Violence between Klan and counter-demonstrators at an October 1997 rally in Asheville, N.C., illustrates that direct confrontation often leads to a melee, and extra publicity for the haters.
Last October, some 30 Klansmen marched through the streets of Asheville, N.C., wearing white robes and carrying Confederate flags. A crowd of nearly 1,000 counter-demonstrators confronted the Klan. Angered by the Klan's message of hate, crowd members shoved the Klansmen and hurled epithets and rocks at them.
The American Knights of the Ku Klux Klan received so much free publicity from the event that it has scheduled another rally in Asheville.
But this time, the group's local leader, Robert Moore, warned, "We're coming there to have a peaceful assembly ... but [if] they throw one rock, it won't take us but 88 seconds to wipe out what's standing across the street, and God forbid if there's any children there."
In the face of such threats, Asheville authorities began considering whether to allow the rally scheduled for May 2.
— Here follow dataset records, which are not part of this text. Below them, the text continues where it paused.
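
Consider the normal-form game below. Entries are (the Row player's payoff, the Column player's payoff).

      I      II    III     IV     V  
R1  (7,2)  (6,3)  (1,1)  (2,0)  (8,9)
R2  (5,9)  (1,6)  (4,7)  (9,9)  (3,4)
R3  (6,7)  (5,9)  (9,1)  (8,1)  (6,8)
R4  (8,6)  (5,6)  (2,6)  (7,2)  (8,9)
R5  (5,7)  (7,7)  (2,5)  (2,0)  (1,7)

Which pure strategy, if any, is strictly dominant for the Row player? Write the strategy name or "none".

none

R1 fails to dominate R2 at III (1<4).
R2 fails to dominate R1 at I (5<7).
R3 fails to dominate R1 at I (6<7).
R4 fails to dominate R1 at II (5<6).
R5 fails to dominate R1 at I (5<7).
No single strategy dominates all the others.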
Asheville's situation is not unique. When the Ku Klux Klan announces plans to march in any town, city officials frequently ask whether they can ban the march or whether they must allow it under the First Amendment. If they allow the event, officials also often ask whether they can force the Klan to reimburse the city for the cost of providing security.
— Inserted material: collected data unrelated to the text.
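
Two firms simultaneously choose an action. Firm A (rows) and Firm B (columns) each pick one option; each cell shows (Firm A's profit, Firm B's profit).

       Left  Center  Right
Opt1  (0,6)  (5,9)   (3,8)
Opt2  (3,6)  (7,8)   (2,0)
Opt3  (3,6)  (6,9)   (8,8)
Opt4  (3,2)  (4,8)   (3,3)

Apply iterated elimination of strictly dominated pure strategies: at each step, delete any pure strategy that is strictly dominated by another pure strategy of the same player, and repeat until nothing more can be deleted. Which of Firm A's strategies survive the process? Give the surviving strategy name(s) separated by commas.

Opt2

Firm A's strategy Opt1 is strictly dominated by Opt3 (Left: 3>0, Center: 6>5, Right: 8>3) and is removed.
Column Left is eliminated: Center beats it against every remaining row (Opt2: 8>6, Opt3: 9>6, Opt4: 8>2).
Firm A's strategy Opt4 is strictly dominated by Opt3 (Center: 6>4, Right: 8>3) and is removed.
For Firm B, Center strictly dominates Right on the remaining rows (Opt2: 8>0, Opt3: 9>8); eliminate Right.
Firm A's strategy Opt3 is strictly dominated by Opt2 (Center: 7>6) and is removed.
Among the remaining strategies, none is strictly dominated by another pure strategy of the same player, so the elimination stops.
Surviving strategies — Firm A: {Opt2}; Firm B: {Center}.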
Cities should tread cautiously in these situations to ensure that they are protecting both public safety and the Klan's right to free speech under the First Amendment. Because the right to free speech extends to everyone — including unpopular groups like the Klan — officials should always seek the advice of counsel before deciding on a course of action.
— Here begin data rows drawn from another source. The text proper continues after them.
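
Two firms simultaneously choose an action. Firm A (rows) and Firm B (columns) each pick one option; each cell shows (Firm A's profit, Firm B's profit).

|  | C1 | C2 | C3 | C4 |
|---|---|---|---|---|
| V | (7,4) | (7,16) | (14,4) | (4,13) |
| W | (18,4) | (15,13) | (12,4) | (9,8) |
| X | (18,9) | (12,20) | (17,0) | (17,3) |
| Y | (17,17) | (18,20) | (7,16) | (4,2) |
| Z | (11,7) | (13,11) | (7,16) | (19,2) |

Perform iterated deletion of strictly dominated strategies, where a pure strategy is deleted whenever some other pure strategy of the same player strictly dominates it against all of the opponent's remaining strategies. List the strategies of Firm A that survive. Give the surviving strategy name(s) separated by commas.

Y

Firm A's strategy V is strictly dominated by X (C1: 18>7, C2: 12>7, C3: 17>14, C4: 17>4) and is removed.
For Firm B, C2 strictly dominates C1 on the remaining rows (W: 13>4, X: 20>9, Y: 20>17, Z: 11>7); eliminate C1.
Column C4 is eliminated: C2 beats it against every remaining row (W: 13>8, X: 20>3, Y: 20>2, Z: 11>2).
For Firm A, W strictly dominates Z on the remaining columns (C2: 15>13, C3: 12>7); eliminate Z.
For Firm B, C2 strictly dominates C3 on the remaining rows (W: 13>4, X: 20>0, Y: 20>16); eliminate C3.
Firm A's strategy W is strictly dominated by Y (C2: 18>15) and is removed.
Row X is eliminated: Y beats it against every remaining column (C2: 18>12).
Among the remaining strategies, none is strictly dominated by another pure strategy of the same player, so the elimination stops.
Surviving strategies — Firm A: {Y}; Firm B: {C2}.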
Nevertheless, there are several general legal principles that should inform authorities' decision-making in this area.
Clear and Present Danger
The First Amendment allows the Klan to march, and authorities can only prevent such marches in rare circumstances. Forsyth County, Ga. v. Nationalist Movement, 505 U.S. 123, 130 (1992). Specifically, states are entitled to prevent public gatherings if a "clear and present danger" to public safety exists. Cantwell v. Connecticut, 310 U.S. 296, 308 (1939).
But proving that a demonstration poses such an imminent threat is extremely difficult, and most Klan rallies end without violence. Even when cities can point to a clear and present danger, they will have to provide the Klan with notice and a hearing before blocking its speech on this basis. Carroll v. Commissioners of Princess Anne, 393 U.S. 175, 180-81 (1968).
The mere fact that counter-demonstrators threaten violence is not a reason to ban a march. As the Supreme Court has noted, "under our Constitution the public expression of ideas may not be prohibited merely because the ideas are themselves offensive to some of their hearers." Street v. New York, 394 U.S. 576, 592 (1969).
Time, Place and Manner
Despite these realities, local governments are not powerless to protect the public from the risk of violence associated with Klan rallies. Authorities can use a permit requirement to regulate the time, place and manner of the Klan's public demonstration. Forsyth County, 505 U.S. at 130. Most cities already have permit systems in place.
To satisfy the First Amendment, permit schemes must meet various requirements. The scheme cannot delegate too much discretion to a government official. A restriction on a march or demonstration "must not be based on the content of the [speaker's] message, must be narrowly tailored to serve a significant governmental interest, and must leave open ample alternatives for communication." Id.
Authorities cannot deny the Klan a parade permit simply because they dislike the Klan's message. Doing so would constitute impermissible viewpoint discrimination. But cities can impose reasonable time, place and manner restrictions on Klan demonstrations.
A federal court of appeals, for instance, has upheld a restriction prohibiting weapons at a Klan rally. Potts v. City of Lafayette, Ind., 121 F.3d 1106, 1111-12 (7th Cir. 1997). This restriction was lawful because it was not based on the speaker's views, was narrowly tailored to protect public safety, and left open alternative means of communication.
By implementing similar restrictions, cities like Asheville can help protect the public while affording the Klan its right to free speech.
Some local governments have also sought to make the Klan reimburse them for the costs of providing security at Klan parades. The city of Huntingdon, W. Va., for example, recently charged the American Knights of the Ku Klux Klan $17,000 for police protection.
But because these charges "unconstitutionally tie the amount of the fee to the content of the speech," they squarely violate the First Amendment. Forsyth County, 505 U.S. at 137. Imposing additional pre-conditions on Klan rallies such as liability insurance and reimbursement for clean-up costs is likewise unconstitutional. Invisible Empire, KKK v. Mayor of Thurmont, 700 F. Supp. 281, 285 (D. Md. 1988).
In sum, cities should be very wary before they take steps to prohibit the Klan from marching through their town. When the Klan comes knocking at your town's door, the best approach is usually to treat it like any other organization and impose only those restrictions that are narrowly tailored to protect public safety, like prohibiting weapons at a rally.
By following this course, cities like Asheville can help prevent violence from erupting while safeguarding the Klan's right to free speech under the First Amendment.